Look at food and beverage safety measures
Gone are the days when we can place a hand in the cookie jar for a cookie to go with our cup of tea. Biscuits jars have been replaced by individually wrapped alternatives. It is important to review your food and beverage safety measures. The last thing you want is someone with an unknown case of COVID-19 coming into the office and spreading the virus because they sneezed over all the biscuits while choosing one.
To reduce the risk of cross contamination, ensure all snacks are individually packaged and have disposable cutlery, cups and plates available for staff. And when anyone handles food or beverage for another person, they should wear gloves.

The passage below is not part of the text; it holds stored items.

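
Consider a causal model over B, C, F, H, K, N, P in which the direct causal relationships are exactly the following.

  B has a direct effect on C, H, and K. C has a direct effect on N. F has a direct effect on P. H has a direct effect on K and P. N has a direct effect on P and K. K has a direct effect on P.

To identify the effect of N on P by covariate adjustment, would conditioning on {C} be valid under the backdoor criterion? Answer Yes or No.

Yes

Backdoor paths from N to P (paths whose first edge points into N):
  P1: N <- C <- B -> H -> K -> P
  P2: N <- C <- B -> H -> P
  P3: N <- C <- B -> K <- H -> P
  P4: N <- C <- B -> K -> P
Condition 1 (no descendant of N in the set): holds — descendants of N are {K, P}; none are in {C}.
Condition 2 (every backdoor path blocked by {C}):
  P1: blocked at chain node C ∈ conditioning set.
  P2: blocked at chain node C ∈ conditioning set.
  P3: blocked at chain node C ∈ conditioning set.
  P4: blocked at chain node C ∈ conditioning set.
{C} satisfies the backdoor criterion.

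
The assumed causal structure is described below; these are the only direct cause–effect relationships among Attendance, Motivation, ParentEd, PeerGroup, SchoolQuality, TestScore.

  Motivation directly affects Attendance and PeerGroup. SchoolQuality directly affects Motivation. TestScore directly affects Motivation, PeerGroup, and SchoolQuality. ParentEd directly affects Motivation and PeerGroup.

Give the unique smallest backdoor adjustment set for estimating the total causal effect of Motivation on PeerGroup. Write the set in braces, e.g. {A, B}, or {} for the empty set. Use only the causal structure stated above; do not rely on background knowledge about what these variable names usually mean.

{ParentEd, TestScore}

Variables eligible for adjustment (non-descendants of Motivation, excluding Motivation and PeerGroup): {ParentEd, SchoolQuality, TestScore}.
Backdoor paths from Motivation to PeerGroup:
  P1: Motivation <- ParentEd -> PeerGroup
  P2: Motivation <- TestScore -> PeerGroup
  P3: Motivation <- SchoolQuality <- TestScore -> PeerGroup
The empty set is not sufficient: P1 (Motivation <- ParentEd -> PeerGroup) has no collider blocking it and no conditioned non-collider, so it is open.
Try {ParentEd, TestScore}:
  P1: blocked at fork node ParentEd ∈ conditioning set.
  P2: blocked at fork node TestScore ∈ conditioning set.
  P3: blocked at fork node TestScore ∈ conditioning set.
{ParentEd, TestScore} contains no descendant of Motivation and blocks every backdoor path.
Every element of {ParentEd, TestScore} is needed (dropping ParentEd leaves P1 open; dropping TestScore leaves P2 open), so no proper subset is valid.
Among all size-2 subsets of the eligible variables, only {ParentEd, TestScore} blocks every backdoor path, so it is the unique smallest valid adjustment set.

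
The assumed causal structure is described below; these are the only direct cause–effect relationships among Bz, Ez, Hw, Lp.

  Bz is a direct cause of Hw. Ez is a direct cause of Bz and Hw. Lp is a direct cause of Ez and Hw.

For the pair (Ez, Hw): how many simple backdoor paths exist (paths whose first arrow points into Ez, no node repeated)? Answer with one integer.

A backdoor path from Ez to Hw is any simple undirected path whose first edge points into Ez (i.e. leaves Ez via a parent).
Parents of Ez: {Lp}.
Enumerating:
  P1: Ez <- Lp -> Hw
That exhausts the simple backdoor paths. Count: 1.

1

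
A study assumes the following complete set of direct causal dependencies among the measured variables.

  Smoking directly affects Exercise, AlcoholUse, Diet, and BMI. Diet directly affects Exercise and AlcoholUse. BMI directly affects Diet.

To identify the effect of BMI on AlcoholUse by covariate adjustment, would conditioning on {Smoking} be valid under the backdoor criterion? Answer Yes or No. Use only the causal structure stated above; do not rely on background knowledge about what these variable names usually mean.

Yes

Backdoor paths from BMI to AlcoholUse (paths whose first edge points into BMI):
  P1: BMI <- Smoking -> Diet -> AlcoholUse
  P2: BMI <- Smoking -> Exercise <- Diet -> AlcoholUse
  P3: BMI <- Smoking -> AlcoholUse
Condition 1 (no descendant of BMI in the set): holds — descendants of BMI are {AlcoholUse, Diet, Exercise}; none are in {Smoking}.
Condition 2 (every backdoor path blocked by {Smoking}):
  P1: blocked at fork node Smoking ∈ conditioning set.
  P2: blocked at fork node Smoking ∈ conditioning set.
  P3: blocked at fork node Smoking ∈ conditioning set.
{Smoking} satisfies the backdoor criterion.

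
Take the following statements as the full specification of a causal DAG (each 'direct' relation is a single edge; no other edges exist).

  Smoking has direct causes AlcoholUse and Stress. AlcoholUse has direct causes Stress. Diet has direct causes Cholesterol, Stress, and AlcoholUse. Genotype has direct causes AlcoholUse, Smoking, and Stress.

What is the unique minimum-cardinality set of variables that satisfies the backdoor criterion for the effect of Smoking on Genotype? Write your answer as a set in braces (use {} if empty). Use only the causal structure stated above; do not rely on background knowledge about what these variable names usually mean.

Variables eligible for adjustment (non-descendants of Smoking, excluding Smoking and Genotype): {AlcoholUse, Cholesterol, Diet, Stress}.
Backdoor paths from Smoking to Genotype:
  P1: Smoking <- Stress -> AlcoholUse -> Genotype
  P2: Smoking <- Stress -> Genotype
  P3: Smoking <- Stress -> Diet <- AlcoholUse -> Genotype
  P4: Smoking <- AlcoholUse <- Stress -> Genotype
  P5: Smoking <- AlcoholUse -> Genotype
  P6: Smoking <- AlcoholUse -> Diet <- Stress -> Genotype
The empty set is not sufficient: P1 (Smoking <- Stress -> AlcoholUse -> Genotype) has no collider blocking it and no conditioned non-collider, so it is open.
Try {AlcoholUse, Stress}:
  P1: blocked at fork node Stress ∈ conditioning set.
  P2: blocked at fork node Stress ∈ conditioning set.
  P3: blocked at fork node Stress ∈ conditioning set.
  P4: blocked at chain node AlcoholUse ∈ conditioning set.
  P5: blocked at fork node AlcoholUse ∈ conditioning set.
  P6: blocked at fork node AlcoholUse ∈ conditioning set.
{AlcoholUse, Stress} contains no descendant of Smoking and blocks every backdoor path.
Every element of {AlcoholUse, Stress} is needed (dropping AlcoholUse leaves P5 open; dropping Stress leaves P2 open), so no proper subset is valid.
Among all size-2 subsets of the eligible variables, only {AlcoholUse, Stress} blocks every backdoor path, so it is the unique smallest valid adjustment set.

{AlcoholUse, Stress}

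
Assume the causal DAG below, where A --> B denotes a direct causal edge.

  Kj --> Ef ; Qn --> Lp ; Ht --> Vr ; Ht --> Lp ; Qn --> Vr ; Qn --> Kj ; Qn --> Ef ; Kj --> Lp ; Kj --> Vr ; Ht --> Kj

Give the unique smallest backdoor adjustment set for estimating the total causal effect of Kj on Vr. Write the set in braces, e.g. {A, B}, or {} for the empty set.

{Ht, Qn}

Variables eligible for adjustment (non-descendants of Kj, excluding Kj and Vr): {Ht, Qn}.
Backdoor paths from Kj to Vr:
  P1: Kj <- Qn -> Lp <- Ht -> Vr
  P2: Kj <- Qn -> Vr
  P3: Kj <- Ht -> Lp <- Qn -> Vr
  P4: Kj <- Ht -> Vr
The empty set is not sufficient: P2 (Kj <- Qn -> Vr) has no collider blocking it and no conditioned non-collider, so it is open.
Try {Ht, Qn}:
  P1: blocked at fork node Qn ∈ conditioning set.
  P2: blocked at fork node Qn ∈ conditioning set.
  P3: blocked at fork node Ht ∈ conditioning set.
  P4: blocked at fork node Ht ∈ conditioning set.
{Ht, Qn} contains no descendant of Kj and blocks every backdoor path.
Every element of {Ht, Qn} is needed (dropping Ht leaves P4 open; dropping Qn leaves P2 open), so no proper subset is valid.
Among all size-2 subsets of the eligible variables, only {Ht, Qn} blocks every backdoor path, so it is the unique smallest valid adjustment set.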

Mental health and psychosocial support for workers
COVID-19 has brought with it a range of concerns. Employees might fear falling ill and even dying, being socially excluded or losing their livelihood. People are at a higher risk of developing anxiety and depression during the COVID-19 pandemic. Mental health and psychosocial support should be made available to all employees. Risk assessments can assist in identifying and reducing related occupational hazards for mental health.
The wrap up
Returning to work after a global pandemic is not like your average return after a holiday. Post-COVID-19, it involves strict processes to ensure all workers remain safe. By applying the safety measures we have covered in this article we can all work together to reduce the spread of COVID-19.